1. An identity authentication method based on human faces and voiceprints is characterized by comprising the following steps:

acquiring face screen recording data and audio data of a user;

2. The identity authentication method based on the human face and the voiceprint according to claim 1, wherein the step of inputting the human face video data into a preset human face recognition model to obtain a first human face information characteristic comprises the steps of:

acquiring face characteristic points, wherein the face characteristic points comprise eye characteristic points, lip characteristic points and nose tip characteristic points;

acquiring the first lip action characteristic according to the face characteristic points and a normalization algorithm, wherein the normalization algorithm is as follows:

3. The identity authentication method based on the human face and the voiceprint according to claim 1, wherein the step of inputting the audio data into a preset voiceprint recognition model to obtain a first voiceprint feature comprises the steps of:

resampling the audio data to obtain single-channel audio data;

obtaining a spectrogram of the single sound channel audio data, calculating Mel frequency spectrum characteristics of the single sound channel audio data, inputting the Mel frequency spectrum characteristics to the voiceprint recognition model, and obtaining a first voiceprint characteristic.
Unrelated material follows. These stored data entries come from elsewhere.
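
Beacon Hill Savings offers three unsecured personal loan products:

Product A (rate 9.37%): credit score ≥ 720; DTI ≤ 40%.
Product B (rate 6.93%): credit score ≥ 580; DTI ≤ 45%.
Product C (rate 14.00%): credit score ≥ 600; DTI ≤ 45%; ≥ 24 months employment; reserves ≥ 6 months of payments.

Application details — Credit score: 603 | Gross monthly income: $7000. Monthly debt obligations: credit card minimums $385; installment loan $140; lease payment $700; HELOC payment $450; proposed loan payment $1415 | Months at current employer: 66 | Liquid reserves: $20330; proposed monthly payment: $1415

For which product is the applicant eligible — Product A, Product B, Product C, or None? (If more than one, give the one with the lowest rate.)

Product B

Total debts = (385 + 140 + 700 + 450 + 1,415) = 3,090; DTI = 3,090/7,000 = 44.1%.
Reserves = 20,330/1,415 = 14.4 months.
Product A: score 603 < 720; DTI 44.1% > 40% → does not qualify.
Product B: score 603 ≥ 580; DTI 44.1% ≤ 45% → qualifies.
Product C: score 603 ≥ 600; DTI 44.1% ≤ 45%; employment 66 ≥ 24 mo; reserves 14.4 ≥ 6 mo → qualifies.
Qualifying: Product B, Product C. Lowest rate is 6.93% → Product B.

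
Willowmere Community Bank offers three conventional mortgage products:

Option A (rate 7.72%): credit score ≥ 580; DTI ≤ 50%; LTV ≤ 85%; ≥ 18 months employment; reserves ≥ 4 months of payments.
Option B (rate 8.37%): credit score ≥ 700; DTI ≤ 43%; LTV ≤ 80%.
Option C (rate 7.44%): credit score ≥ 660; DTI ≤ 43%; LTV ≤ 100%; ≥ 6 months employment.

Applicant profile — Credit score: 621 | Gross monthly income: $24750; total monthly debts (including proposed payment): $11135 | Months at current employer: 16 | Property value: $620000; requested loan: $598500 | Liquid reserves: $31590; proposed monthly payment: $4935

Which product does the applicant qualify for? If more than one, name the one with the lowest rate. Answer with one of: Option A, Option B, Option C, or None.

None

DTI = 11,135/24,750 = 45%.
LTV = 598,500/620,000 = 96.5%.
Reserves = 31,590/4,935 = 6.4 months.
Option A: score 621 ≥ 580; DTI 45% ≤ 50%; LTV 96.5% > 85%; employment 16 < 18 mo; reserves 6.4 ≥ 4 mo → does not qualify.
Option B: score 621 < 700; DTI 45% > 43%; LTV 96.5% > 80% → does not qualify.
Option C: score 621 < 660; DTI 45% > 43%; LTV 96.5% ≤ 100%; employment 16 ≥ 6 mo → does not qualify.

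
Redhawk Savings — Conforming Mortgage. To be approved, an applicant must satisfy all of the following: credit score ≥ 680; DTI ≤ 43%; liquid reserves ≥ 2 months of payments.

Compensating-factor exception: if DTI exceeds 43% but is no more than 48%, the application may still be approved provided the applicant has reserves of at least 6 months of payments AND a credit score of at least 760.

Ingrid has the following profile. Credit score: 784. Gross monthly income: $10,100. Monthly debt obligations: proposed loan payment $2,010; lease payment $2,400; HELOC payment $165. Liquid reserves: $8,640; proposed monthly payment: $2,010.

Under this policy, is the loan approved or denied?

Denied

Credit score 784 ≥ 680 (meets base)
Total debts = (2,010 + 2,400 + 165) = 4,575. DTI = 4,575/10,100 = 45.3% > 43% — standard DTI limit exceeded.
Reserves = 8,640/2,010 = 4.3 months ≥ 2
DTI 45.3% is within the 43%–48% exception band; checking compensating factors.
Reserves 4.3 < 6 months; credit score 784 ≥ 760.
Compensating-factor requirement not fully met.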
4. The identity authentication method based on the face and the voiceprint according to claim 1, wherein the step of splicing the first face feature, the first voiceprint feature and the first authentication word feature to obtain the first identity feature comprises the steps of:

stretching the first face feature, the first voiceprint feature and the first authentication word feature into a one-dimensional vector;

according to a matrix splicing algorithm, splicing the first face feature, the first voiceprint feature and the first authentication word feature to obtain a first identity feature, wherein the matrix splicing algorithm is as follows:

D_pos＝con(D₁，D₂，D₃)

5. The identity authentication method based on the face and the voiceprint according to the claim 1 or 4, wherein the identity authentication instruction responding to the user comprises face screen recording data and audio data when the user authenticates, an identity authentication feature is obtained, the identity of the user is authenticated according to the identity authentication feature and the identity registration feature, and an identity authentication result is obtained, comprising the following steps:

acquiring a second face feature, a second lip action feature, a second voiceprint feature and a second authentication word feature, splicing the second face feature, the second voiceprint feature and the second authentication word feature to acquire a second identity feature, and combining the second identity feature and the second lip action feature to serve as an identity authentication feature;

obtaining a distance value according to the identity authentication characteristic, the identity registration characteristic and a matrix distance algorithm, and obtaining the identity authentication result according to the distance value and a preset distance threshold, wherein the matrix distance algorithm is as follows:

z＝(dis_cos(Matrix_pos，Matrix_pre)+dis_cos(D_pos，D_pre))/2

wherein z is the distance value; dis_cosIs the cosine distance; matrix_posIs the second lip motion feature; matrix_preIs the first lip action feature; d_posIs the first identity characteristic; d_preIs the second identity.

6. An identity authentication device based on a face and a voiceprint, comprising:

7. A computer device, comprising: a processor, a memory, and a computer program stored on the memory and executable on the processor; the computer program when executed by the processor realizes the steps of the face and voiceprint based identity authentication method of any one of claims 1 to 5.

8. A storage medium, characterized by: the storage medium stores a computer program which, when executed by a processor, performs the steps of the face and voiceprint based authentication method of any one of claims 1 to 5.